How many meningitis B shots are required?
Healthy adolescents who are not at increased risk for meningococcal B disease should receive 2 doses of Trumenba (MenB-FHbp) administered at 0 and 6 months. If the second dose is given at an interval of less than 6 months, a third dose should be given at least 4 months after the 2nd dose.
Is MCV4 the same as meningitis B vaccine?
The MenB vaccines prevent the Meningococcal B strain. MCV4 is preferred for people age 55 and younger. The recommendation for teens is one dose at age 11 and one dose at age 16.
How far apart are the meningitis B vaccines?
The minimum interval between doses is at least 8 weeks. For patients at prolonged increased risk for meningococcal disease, CDC recommends MenACWY booster doses after completion of the primary series. For patients who received their most recent dose before age 7 years, administer the booster dose 3 years later.
What is meningitis type B?
Meningococcal group B disease (also known as meningitis B) is an uncommon but serious disease that is caused by a bacterial infection of the lining of the brain and spinal cord. It can also cause a severe infection of the blood called meningococcal septicemia.
Is meningitis B vaccine required for college students?

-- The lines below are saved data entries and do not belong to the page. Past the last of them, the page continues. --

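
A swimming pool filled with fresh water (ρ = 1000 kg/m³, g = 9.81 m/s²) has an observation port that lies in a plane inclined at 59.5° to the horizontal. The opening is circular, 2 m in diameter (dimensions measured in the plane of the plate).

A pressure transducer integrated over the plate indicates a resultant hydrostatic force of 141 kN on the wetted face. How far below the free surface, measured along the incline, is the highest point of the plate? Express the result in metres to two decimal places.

y_top ≈ 4.31 m

γ = ρg = 1000 × 9.81 = 9810 N/m³ = 9.81 kN/m³.
A = π(1)² = 3.14159 m².
From F = γ·h_c·A, the centroid depth is h_c = 141/(9.81 × 3.14159) = 4.5751 m.
Let θ = 59.5° be the plate's angle to the horizontal; measure y along the incline from where the plane meets the free surface. Vertical depth h = y·sinθ with sinθ = 0.861629.
Along the incline, y_c = h_c/sinθ = 4.5751/0.861629 = 5.30983 m.
The centroid is at the centre, 1 m below the top of the plate, so the highest point sits at y_top = 5.30983 − 1 = 4.30983 m along the incline.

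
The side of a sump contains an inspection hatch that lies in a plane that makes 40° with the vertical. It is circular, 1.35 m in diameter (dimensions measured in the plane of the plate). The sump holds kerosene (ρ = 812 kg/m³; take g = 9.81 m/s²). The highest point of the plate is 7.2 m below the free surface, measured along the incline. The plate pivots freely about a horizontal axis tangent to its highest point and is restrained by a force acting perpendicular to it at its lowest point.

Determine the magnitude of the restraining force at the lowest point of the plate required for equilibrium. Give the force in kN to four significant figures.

P ≈ 35.13 kN

γ = ρg = 812 × 9.81 / 1000 = 7.96572 kN/m³.
The plate makes 40° with the vertical, i.e. θ = 90° − 40° = 50° to the horizontal. Measuring y along the incline from the free-surface line, vertical depth h = y·sinθ with sinθ = 0.766044.
The centroid is at the centre, 0.675 m below the top of the plate, so y_c = 7.2 + 0.675 = 7.875 m and h_c = 7.875 × 0.766044 = 6.0326 m.
A = π(0.675)² = 1.43139 m².
Resultant F = γ·h_c·A = 7.96572 × 6.0326 × 1.43139 = 68.784 kN.
I_c = πr⁴/4 = π × 0.675⁴/4 = 0.163044 m⁴.
Centre of pressure: y_p = y_c + I_c/(y_c·A) = 7.875 + 0.163044/(7.875 × 1.43139) = 7.875 + 0.0144643 = 7.88946 m along the plane.
The resultant acts 0.675 + 0.0144643 = 0.689464 m (along the plate) below the hinge at the top edge, so the moment about the hinge is M = F × 0.689464 = 68.784 × 0.689464 = 47.4241 kN·m.
A normal force at the bottom, 1.35 m from the hinge, must supply this moment: P = 47.4241/1.35 = 35.129 kN.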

CDC recommends a meningococcal conjugate (MenACWY) vaccine for first-year college students living in residence halls. If they received it before their 16th birthday, they need a booster shot for maximum protection before going to college.
At what age is meningococcal vaccine given?

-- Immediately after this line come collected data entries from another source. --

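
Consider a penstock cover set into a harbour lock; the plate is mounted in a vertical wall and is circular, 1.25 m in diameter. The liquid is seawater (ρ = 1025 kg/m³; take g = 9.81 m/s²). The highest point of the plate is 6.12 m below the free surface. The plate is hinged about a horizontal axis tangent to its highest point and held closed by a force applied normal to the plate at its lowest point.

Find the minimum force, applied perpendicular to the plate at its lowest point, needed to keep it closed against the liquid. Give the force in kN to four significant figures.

P ≈ 42.58 kN

γ = ρg = 1025 × 9.81 / 1000 = 10.05525 kN/m³.
The centroid is at the centre, 0.625 m below the top of the plate, so the centroid depth is h_c = 6.12 + 0.625 = 6.745 m.
A = π(0.625)² = 1.22718 m².
Resultant F = γ·h_c·A = 10.05525 × 6.745 × 1.22718 = 83.2306 kN.
I_c = πr⁴/4 = π × 0.625⁴/4 = 0.119842 m⁴.
Centre of pressure: y_p = y_c + I_c/(y_c·A) = 6.745 + 0.119842/(6.745 × 1.22718) = 6.745 + 0.0144783 = 6.75948 m along the plane.
The resultant acts 0.625 + 0.0144783 = 0.639478 m (along the plate) below the hinge at the top edge, so the moment about the hinge is M = F × 0.639478 = 83.2306 × 0.639478 = 53.2241 kN·m.
A normal force at the bottom, 1.25 m from the hinge, must supply this moment: P = 53.2241/1.25 = 42.5793 kN.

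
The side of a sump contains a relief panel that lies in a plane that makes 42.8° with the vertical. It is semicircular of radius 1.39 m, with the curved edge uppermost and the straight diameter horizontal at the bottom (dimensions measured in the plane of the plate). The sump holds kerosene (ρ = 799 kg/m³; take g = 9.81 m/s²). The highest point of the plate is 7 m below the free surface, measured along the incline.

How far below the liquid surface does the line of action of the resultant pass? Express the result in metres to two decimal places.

γ = ρg = 799 × 9.81 / 1000 = 7.83819 kN/m³.
The plate makes 42.8° with the vertical, i.e. θ = 90° − 42.8° = 47.2° to the horizontal. Measuring y along the incline from the free-surface line, vertical depth h = y·sinθ with sinθ = 0.733730.
The centroid lies 4r/(3π) = 0.589934 m above the diameter, so r − 4r/(3π) = 1.39 − 0.589934 = 0.800066 m below the topmost point, so y_c = 7 + 0.800066 = 7.80007 m and h_c = 7.80007 × 0.733730 = 5.72315 m.
A = πr²/2 = π × 1.39²/2 = 3.03494 m².
Resultant F = γ·h_c·A = 7.83819 × 5.72315 × 3.03494 = 136.145 kN.
I_c = (π/8 − 8/(9π))·r⁴ = 0.109757 × 1.39⁴ = 0.409724 m⁴.
Centre of pressure: y_p = y_c + I_c/(y_c·A) = 7.80007 + 0.409724/(7.80007 × 3.03494) = 7.80007 + 0.0173078 = 7.81738 m along the plane.
Vertically, h_p = y_p·sinθ = 7.81738 × 0.733730 = 5.73585 m.

h_p = 5.74 m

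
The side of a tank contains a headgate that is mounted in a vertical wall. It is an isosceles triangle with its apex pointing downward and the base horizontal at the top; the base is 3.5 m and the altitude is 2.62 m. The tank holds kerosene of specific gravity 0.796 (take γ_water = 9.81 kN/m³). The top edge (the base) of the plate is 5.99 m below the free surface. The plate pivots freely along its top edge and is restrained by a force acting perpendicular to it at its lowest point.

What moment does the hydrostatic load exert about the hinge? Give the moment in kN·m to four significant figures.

M ≈ 228.3 kN·m

γ = 0.796 × 9.81 = 7.80876 kN/m³.
With the apex down, the centroid sits h/3 = 2.62/3 = 0.873333 m below the base (the top edge), so the centroid depth is h_c = 5.99 + 0.873333 = 6.86333 m.
A = ½ × 3.5 × 2.62 = 4.585 m².
Resultant F = γ·h_c·A = 7.80876 × 6.86333 × 4.585 = 245.729 kN.
I_c = b·h³/36 = 3.5 × 2.62³/36 = 1.74852 m⁴.
Centre of pressure: y_p = y_c + I_c/(y_c·A) = 6.86333 + 1.74852/(6.86333 × 4.585) = 6.86333 + 0.0555644 = 6.91889 m along the plane.
The resultant acts 0.873333 + 0.0555644 = 0.928897 m (along the plate) below the hinge at the top edge, so the moment about the hinge is M = F × 0.928897 = 245.729 × 0.928897 = 228.257 kN·m.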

CDC recommends routine meningococcal conjugate vaccination for: All preteens and teens at 11 to 12 years old with a booster dose at 16 years old.

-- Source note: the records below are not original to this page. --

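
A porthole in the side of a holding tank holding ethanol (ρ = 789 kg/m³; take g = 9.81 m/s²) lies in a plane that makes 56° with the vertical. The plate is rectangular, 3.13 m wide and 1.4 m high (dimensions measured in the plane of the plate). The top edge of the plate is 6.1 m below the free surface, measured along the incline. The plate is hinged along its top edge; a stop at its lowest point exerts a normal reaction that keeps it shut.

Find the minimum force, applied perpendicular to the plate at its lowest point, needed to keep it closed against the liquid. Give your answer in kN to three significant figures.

P ≈ 66.7 kN

γ = ρg = 789 × 9.81 / 1000 = 7.74009 kN/m³.
The plate makes 56° with the vertical, i.e. θ = 90° − 56° = 34° to the horizontal. Measuring y along the incline from the free-surface line, vertical depth h = y·sinθ with sinθ = 0.559193.
The centroid lies 1.4/2 = 0.7 m below the top edge, so y_c = 6.1 + 0.7 = 6.8 m and h_c = 6.8 × 0.559193 = 3.80251 m.
A = 3.13 × 1.4 = 4.382 m².
Resultant F = γ·h_c·A = 7.74009 × 3.80251 × 4.382 = 128.97 kN.
I_c = b·h³/12 = 3.13 × 1.4³/12 = 0.715727 m⁴.
Centre of pressure: y_p = y_c + I_c/(y_c·A) = 6.8 + 0.715727/(6.8 × 4.382) = 6.8 + 0.0240196 = 6.82402 m along the plane.
The resultant acts 0.7 + 0.0240196 = 0.72402 m (along the plate) below the hinge at the top edge, so the moment about the hinge is M = F × 0.72402 = 128.97 × 0.72402 = 93.3769 kN·m.
A normal force at the bottom, 1.4 m from the hinge, must supply this moment: P = 93.3769/1.4 = 66.6978 kN.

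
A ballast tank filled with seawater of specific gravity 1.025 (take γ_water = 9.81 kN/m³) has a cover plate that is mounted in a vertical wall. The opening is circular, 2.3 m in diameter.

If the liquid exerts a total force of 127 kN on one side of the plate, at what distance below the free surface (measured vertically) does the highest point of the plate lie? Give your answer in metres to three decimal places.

γ = 1.025 × 9.81 = 10.05525 kN/m³.
A = π(1.15)² = 4.15476 m².
From F = γ·h_c·A, the centroid depth is h_c = 127/(10.05525 × 4.15476) = 3.03994 m.
The centroid is at the centre, 1.15 m below the top of the plate, so the highest point sits at h_top = 3.03994 − 1.15 = 1.88994 m below the surface.

d_top ≈ 1.890 m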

Why do college students get meningitis B?
Essentially, meningitis is more common in college students because of the nature of the setting. The young adults can’t escape large groups of people with constant close contact and proximity. Meningitis infection requires shared respiratory and throat secretions.
Can you still get meningitis If you’ve been vaccinated?
Like with any vaccine, these vaccines do not work 100% of the time. The vaccines also do not protect against infections from all the types (strains) of each of these bacteria. For these reasons, there is still a chance vaccinated people can develop bacterial meningitis.
Why shouldn’t I get the meningitis vaccine?
You shouldn’t get either type of meningococcal vaccine if you: Are moderately or seriously ill; wait until you recover. Have had a serious allergic reaction (called anaphylaxis) to a previous dose. Had a severe reaction to any part of the vaccine.
How is meningitis B transmitted?
People spread meningococcal bacteria to other people by sharing respiratory and throat secretions (saliva or spit). Generally, it takes close (for example, coughing or kissing) or lengthy contact to spread these bacteria. Fortunately, they are not as contagious as germs that cause the common cold or the flu.
What happens if you get meningitis B?
The bacteria that cause meningitis B can also cause septicemia, a bloodstream infection also known as blood poisoning. When not treated swiftly, meningitis B can cause serious complications, including deafness, the need for amputation, and death. Some people experience severe side effects or death even when treated.
Should my teenager get the meningitis B vaccine?
CDC does not routinely recommend a MenB vaccine for all teens and young adults. However, all teens may get vaccinated, preferably at 16 to 18 years old. Serogroup B meningococcal disease is relatively rare. Outbreaks have occurred at several U.S. colleges during the past decade.